Civil rights attorney Connie Rice and the Advancement Project produced a tome last month calling for greater coordination of the city's efforts and for the creation of a gang czar. City Atty. Rocky Delgadillo followed with proposals to help at-risk youth and toughen sentences for gang members who violate injunctions.

Then, last week, Mayor Antonio Villaraigosa and Police Chief William J. Bratton unveiled their strategy for targeting the city's most dangerous gangs. The Bratton-Villaraigosa plan specifies a new gang homicide unit for the LAPD's South Bureau, a gang coordinator for the entire Los Angeles Police Department and the deployment of 50 officers to hard-hit areas of the San Fernando Valley. It also involves increased coordination among federal, state and local law enforcement agencies. And, changing previous policy, it would identify the "most wanted" criminal gangs by name.

These are good first steps, and even the obvious media stunt of placing a gang member on the FBI's Ten Most Wanted list can't hurt. The crucial thing is what comes next. With thousands of children enlisted in gangs, the city's failure at prevention and intervention are self-evident.

Rice's report was right about one thing: It's almost impossible to make sense of the city's scattershot approach to the gang problem. The city disburses $82 million to 23 agencies, according to the report, but their work is disjointed, with little communication among them and almost no way to measure their success.

Villaraigosa has made a good start on the enforcement end. And he has long spoken out on ancillary issues that feed into gang culture, such as truancy and the school district's dropout rate. He also has done a better job of dealing with underlying racial tensions than his predecessors, but much more is needed, given the racial dimensions of the recent violence.

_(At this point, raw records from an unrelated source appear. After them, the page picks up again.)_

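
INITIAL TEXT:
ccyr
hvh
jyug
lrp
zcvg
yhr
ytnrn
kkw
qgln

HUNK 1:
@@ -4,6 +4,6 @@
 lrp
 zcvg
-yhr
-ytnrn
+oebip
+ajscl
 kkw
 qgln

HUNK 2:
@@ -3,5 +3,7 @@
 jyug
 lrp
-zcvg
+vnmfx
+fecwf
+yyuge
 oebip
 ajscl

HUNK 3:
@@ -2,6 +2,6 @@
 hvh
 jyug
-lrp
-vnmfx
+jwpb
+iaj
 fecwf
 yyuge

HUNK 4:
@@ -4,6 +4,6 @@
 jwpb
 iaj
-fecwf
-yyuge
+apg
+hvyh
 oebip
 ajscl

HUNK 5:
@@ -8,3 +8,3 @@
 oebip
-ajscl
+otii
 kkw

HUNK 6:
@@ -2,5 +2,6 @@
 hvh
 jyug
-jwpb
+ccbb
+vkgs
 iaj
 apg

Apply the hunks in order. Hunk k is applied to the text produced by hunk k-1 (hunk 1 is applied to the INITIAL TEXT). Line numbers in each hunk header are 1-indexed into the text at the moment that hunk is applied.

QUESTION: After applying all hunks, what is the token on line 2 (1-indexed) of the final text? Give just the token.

Answer: hvh

Derivation:
Hunk 1: at line 4 remove [yhr,ytnrn] add [oebip,ajscl] -> 9 lines: ccyr hvh jyug lrp zcvg oebip ajscl kkw qgln
Hunk 2: at line 3 remove [zcvg] add [vnmfx,fecwf,yyuge] -> 11 lines: ccyr hvh jyug lrp vnmfx fecwf yyuge oebip ajscl kkw qgln
Hunk 3: at line 2 remove [lrp,vnmfx] add [jwpb,iaj] -> 11 lines: ccyr hvh jyug jwpb iaj fecwf yyuge oebip ajscl kkw qgln
Hunk 4: at line 4 remove [fecwf,yyuge] add [apg,hvyh] -> 11 lines: ccyr hvh jyug jwpb iaj apg hvyh oebip ajscl kkw qgln
Hunk 5: at line 8 remove [ajscl] add [otii] -> 11 lines: ccyr hvh jyug jwpb iaj apg hvyh oebip otii kkw qgln
Hunk 6: at line 2 remove [jwpb] add [ccbb,vkgs] -> 12 lines: ccyr hvh jyug ccbb vkgs iaj apg hvyh oebip otii kkw qgln
Final line 2: hvh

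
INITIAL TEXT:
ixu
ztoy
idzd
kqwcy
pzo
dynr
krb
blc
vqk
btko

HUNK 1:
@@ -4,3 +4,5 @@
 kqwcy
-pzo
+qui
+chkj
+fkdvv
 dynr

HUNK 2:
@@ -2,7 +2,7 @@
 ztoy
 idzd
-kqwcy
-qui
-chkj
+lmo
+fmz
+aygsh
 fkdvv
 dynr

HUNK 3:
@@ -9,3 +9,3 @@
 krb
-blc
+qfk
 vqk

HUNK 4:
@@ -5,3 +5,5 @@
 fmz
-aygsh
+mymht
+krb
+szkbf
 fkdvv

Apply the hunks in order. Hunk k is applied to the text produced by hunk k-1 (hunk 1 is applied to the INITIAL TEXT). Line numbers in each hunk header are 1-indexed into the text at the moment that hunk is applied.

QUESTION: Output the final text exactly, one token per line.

Answer: ixu
ztoy
idzd
lmo
fmz
mymht
krb
szkbf
fkdvv
dynr
krb
qfk
vqk
btko

Derivation:
Hunk 1: at line 4 remove [pzo] add [qui,chkj,fkdvv] -> 12 lines: ixu ztoy idzd kqwcy qui chkj fkdvv dynr krb blc vqk btko
Hunk 2: at line 2 remove [kqwcy,qui,chkj] add [lmo,fmz,aygsh] -> 12 lines: ixu ztoy idzd lmo fmz aygsh fkdvv dynr krb blc vqk btko
Hunk 3: at line 9 remove [blc] add [qfk] -> 12 lines: ixu ztoy idzd lmo fmz aygsh fkdvv dynr krb qfk vqk btko
Hunk 4: at line 5 remove [aygsh] add [mymht,krb,szkbf] -> 14 lines: ixu ztoy idzd lmo fmz mymht krb szkbf fkdvv dynr krb qfk vqk btko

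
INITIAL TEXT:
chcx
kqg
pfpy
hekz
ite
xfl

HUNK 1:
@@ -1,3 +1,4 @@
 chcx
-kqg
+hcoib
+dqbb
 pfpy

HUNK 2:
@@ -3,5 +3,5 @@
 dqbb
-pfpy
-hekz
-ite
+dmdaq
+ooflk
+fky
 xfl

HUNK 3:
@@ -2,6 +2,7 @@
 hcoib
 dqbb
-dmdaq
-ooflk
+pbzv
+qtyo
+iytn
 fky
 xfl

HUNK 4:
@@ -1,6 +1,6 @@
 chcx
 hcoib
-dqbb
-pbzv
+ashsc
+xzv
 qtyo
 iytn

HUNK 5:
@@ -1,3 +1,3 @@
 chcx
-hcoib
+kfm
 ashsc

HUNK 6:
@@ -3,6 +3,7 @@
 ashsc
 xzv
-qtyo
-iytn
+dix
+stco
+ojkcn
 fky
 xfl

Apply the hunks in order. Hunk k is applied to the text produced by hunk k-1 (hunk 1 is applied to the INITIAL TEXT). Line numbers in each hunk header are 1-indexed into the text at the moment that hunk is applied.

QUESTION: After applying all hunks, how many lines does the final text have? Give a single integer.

Hunk 1: at line 1 remove [kqg] add [hcoib,dqbb] -> 7 lines: chcx hcoib dqbb pfpy hekz ite xfl
Hunk 2: at line 3 remove [pfpy,hekz,ite] add [dmdaq,ooflk,fky] -> 7 lines: chcx hcoib dqbb dmdaq ooflk fky xfl
Hunk 3: at line 2 remove [dmdaq,ooflk] add [pbzv,qtyo,iytn] -> 8 lines: chcx hcoib dqbb pbzv qtyo iytn fky xfl
Hunk 4: at line 1 remove [dqbb,pbzv] add [ashsc,xzv] -> 8 lines: chcx hcoib ashsc xzv qtyo iytn fky xfl
Hunk 5: at line 1 remove [hcoib] add [kfm] -> 8 lines: chcx kfm ashsc xzv qtyo iytn fky xfl
Hunk 6: at line 3 remove [qtyo,iytn] add [dix,stco,ojkcn] -> 9 lines: chcx kfm ashsc xzv dix stco ojkcn fky xfl
Final line count: 9

Answer: 9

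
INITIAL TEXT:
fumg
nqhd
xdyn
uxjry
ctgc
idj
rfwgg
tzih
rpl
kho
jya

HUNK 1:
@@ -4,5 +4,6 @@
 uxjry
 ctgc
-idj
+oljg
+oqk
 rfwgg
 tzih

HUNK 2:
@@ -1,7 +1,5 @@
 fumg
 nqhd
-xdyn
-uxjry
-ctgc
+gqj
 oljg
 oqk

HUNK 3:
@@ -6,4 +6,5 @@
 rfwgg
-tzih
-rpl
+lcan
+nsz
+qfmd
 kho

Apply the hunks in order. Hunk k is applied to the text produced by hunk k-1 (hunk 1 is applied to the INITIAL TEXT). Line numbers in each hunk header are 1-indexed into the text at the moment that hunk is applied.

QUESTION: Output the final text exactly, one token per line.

Answer: fumg
nqhd
gqj
oljg
oqk
rfwgg
lcan
nsz
qfmd
kho
jya

Derivation:
Hunk 1: at line 4 remove [idj] add [oljg,oqk] -> 12 lines: fumg nqhd xdyn uxjry ctgc oljg oqk rfwgg tzih rpl kho jya
Hunk 2: at line 1 remove [xdyn,uxjry,ctgc] add [gqj] -> 10 lines: fumg nqhd gqj oljg oqk rfwgg tzih rpl kho jya
Hunk 3: at line 6 remove [tzih,rpl] add [lcan,nsz,qfmd] -> 11 lines: fumg nqhd gqj oljg oqk rfwgg lcan nsz qfmd kho jya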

We look to the mayor to accomplish something that has not been done in all the previous crackdowns on gangs -- use his authority to reorganize city departments and make their gang response more effective. Previous mayors lacked either the authority or the political charisma to get the job done. But Villaraigosa has both. We don't need a gang czar, as Rice suggests, because if the mayor decides to make this issue as important as reforming the school district or fixing transportation, then we'll already have one.